The worst allegation in the piece is that Thomas may have helped persuade a wealthy donor to contribute to the building of a museum about the culture of poor Gullah-speaking African-Americans along the Georgia coast where the jurist grew up. Federal judges aren’t supposed to do fundraising even for charity but the code has never applied to the Supreme Court and even if it did, McIntire has no real proof of Thomas specifically conducting an “ask” for the Pin Point museum.

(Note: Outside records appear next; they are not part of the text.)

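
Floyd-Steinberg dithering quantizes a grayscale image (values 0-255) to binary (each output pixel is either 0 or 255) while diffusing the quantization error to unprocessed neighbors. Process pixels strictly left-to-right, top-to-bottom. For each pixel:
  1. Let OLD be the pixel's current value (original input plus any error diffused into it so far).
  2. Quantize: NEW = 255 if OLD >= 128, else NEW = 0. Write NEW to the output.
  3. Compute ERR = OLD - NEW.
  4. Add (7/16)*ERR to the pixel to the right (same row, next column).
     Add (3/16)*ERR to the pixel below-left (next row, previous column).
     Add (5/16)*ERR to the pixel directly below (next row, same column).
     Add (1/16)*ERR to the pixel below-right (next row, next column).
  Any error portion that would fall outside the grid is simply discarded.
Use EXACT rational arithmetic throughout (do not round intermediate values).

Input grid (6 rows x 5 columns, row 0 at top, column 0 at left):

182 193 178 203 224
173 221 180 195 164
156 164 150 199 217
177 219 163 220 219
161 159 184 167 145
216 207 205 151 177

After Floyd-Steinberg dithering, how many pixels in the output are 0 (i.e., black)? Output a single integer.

Answer: 7

Derivation:
(0,0): OLD=182 → NEW=255, ERR=-73
(0,1): OLD=2577/16 → NEW=255, ERR=-1503/16
(0,2): OLD=35047/256 → NEW=255, ERR=-30233/256
(0,3): OLD=619857/4096 → NEW=255, ERR=-424623/4096
(0,4): OLD=11707703/65536 → NEW=255, ERR=-5003977/65536
(1,0): OLD=33939/256 → NEW=255, ERR=-31341/256
(1,1): OLD=228101/2048 → NEW=0, ERR=228101/2048
(1,2): OLD=10912617/65536 → NEW=255, ERR=-5799063/65536
(1,3): OLD=26789365/262144 → NEW=0, ERR=26789365/262144
(1,4): OLD=748135999/4194304 → NEW=255, ERR=-321411521/4194304
(2,0): OLD=4542471/32768 → NEW=255, ERR=-3813369/32768
(2,1): OLD=129654973/1048576 → NEW=0, ERR=129654973/1048576
(2,2): OLD=3398502263/16777216 → NEW=255, ERR=-879687817/16777216
(2,3): OLD=50491939445/268435456 → NEW=255, ERR=-17959101835/268435456
(2,4): OLD=730874813427/4294967296 → NEW=255, ERR=-364341847053/4294967296
(3,0): OLD=2748393111/16777216 → NEW=255, ERR=-1529796969/16777216
(3,1): OLD=26929837771/134217728 → NEW=255, ERR=-7295682869/134217728
(3,2): OLD=506879451305/4294967296 → NEW=0, ERR=506879451305/4294967296
(3,3): OLD=1988935908993/8589934592 → NEW=255, ERR=-201497411967/8589934592
(3,4): OLD=24470539197349/137438953472 → NEW=255, ERR=-10576393938011/137438953472
(4,0): OLD=262665939961/2147483648 → NEW=0, ERR=262665939961/2147483648
(4,1): OLD=14565421031289/68719476736 → NEW=255, ERR=-2958045536391/68719476736
(4,2): OLD=213582849344311/1099511627776 → NEW=255, ERR=-66792615738569/1099511627776
(4,3): OLD=2217316100610425/17592186044416 → NEW=0, ERR=2217316100610425/17592186044416
(4,4): OLD=49153525507282639/281474976710656 → NEW=255, ERR=-22622593553934641/281474976710656
(5,0): OLD=270646925384203/1099511627776 → NEW=255, ERR=-9728539698677/1099511627776
(5,1): OLD=1635473102218209/8796093022208 → NEW=255, ERR=-607530618444831/8796093022208
(5,2): OLD=49748220952886505/281474976710656 → NEW=255, ERR=-22027898108330775/281474976710656
(5,3): OLD=154566713683146471/1125899906842624 → NEW=255, ERR=-132537762561722649/1125899906842624
(5,4): OLD=1950240557606627005/18014398509481984 → NEW=0, ERR=1950240557606627005/18014398509481984
Output grid:
  Row 0: #####  (0 black, running=0)
  Row 1: #.#.#  (2 black, running=2)
  Row 2: #.###  (1 black, running=3)
  Row 3: ##.##  (1 black, running=4)
  Row 4: .##.#  (2 black, running=6)
  Row 5: ####.  (1 black, running=7)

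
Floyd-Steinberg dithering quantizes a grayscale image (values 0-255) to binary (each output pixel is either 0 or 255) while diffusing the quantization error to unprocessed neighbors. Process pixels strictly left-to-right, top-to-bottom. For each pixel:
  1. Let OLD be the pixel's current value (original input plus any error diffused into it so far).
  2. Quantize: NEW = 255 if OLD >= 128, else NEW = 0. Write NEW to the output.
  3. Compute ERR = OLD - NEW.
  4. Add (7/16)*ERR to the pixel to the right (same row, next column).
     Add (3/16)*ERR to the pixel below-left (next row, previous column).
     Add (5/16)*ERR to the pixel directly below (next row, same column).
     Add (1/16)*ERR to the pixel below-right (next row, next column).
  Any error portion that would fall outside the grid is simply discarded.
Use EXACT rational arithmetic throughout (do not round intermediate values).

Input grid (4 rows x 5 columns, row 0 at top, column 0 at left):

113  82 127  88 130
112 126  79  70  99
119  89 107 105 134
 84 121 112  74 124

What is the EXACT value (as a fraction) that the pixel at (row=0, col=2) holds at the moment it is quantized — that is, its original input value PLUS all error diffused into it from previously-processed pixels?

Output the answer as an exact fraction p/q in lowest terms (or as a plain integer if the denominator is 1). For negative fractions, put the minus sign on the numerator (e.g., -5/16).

(0,0): OLD=113 → NEW=0, ERR=113
(0,1): OLD=2103/16 → NEW=255, ERR=-1977/16
(0,2): OLD=18673/256 → NEW=0, ERR=18673/256
Target (0,2): original=127, with diffused error = 18673/256

Answer: 18673/256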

And that’s the most substantive allegation in the article. Everything else is mere conjecture and insinuation intended to give readers the idea that Thomas is unethical and conflicted. Except there are no instances of conflicts of interest and no ethical violations reported in the story. Liberal justices like Stephen Breyer and Ruth Bader Ginsburg associate with rich people, travel to give speeches and attend liberal think tank events the same way Thomas and Justice Antonin Scalia go to ones run by conservatives. The idea that the votes of either faction on the court are up for sale is absurd.

But you don’t have to be an investigative reporter to understand the motivation behind this article. Liberals have always treated Thomas as traitor to his race because he is a black conservative Republican. That has meant that Thomas is the sort of person about whom anything can be said. It is true that he may not have been the most qualified person in the land at the time of his appointment but the same can be said of a number of his liberal colleagues on the court. But, unlike other judges, his personal destruction has always been the goal of the political left. Switch the name and the political affiliation of the subject of this hit piece and you have a story that would never have been assigned, let alone published by the Times.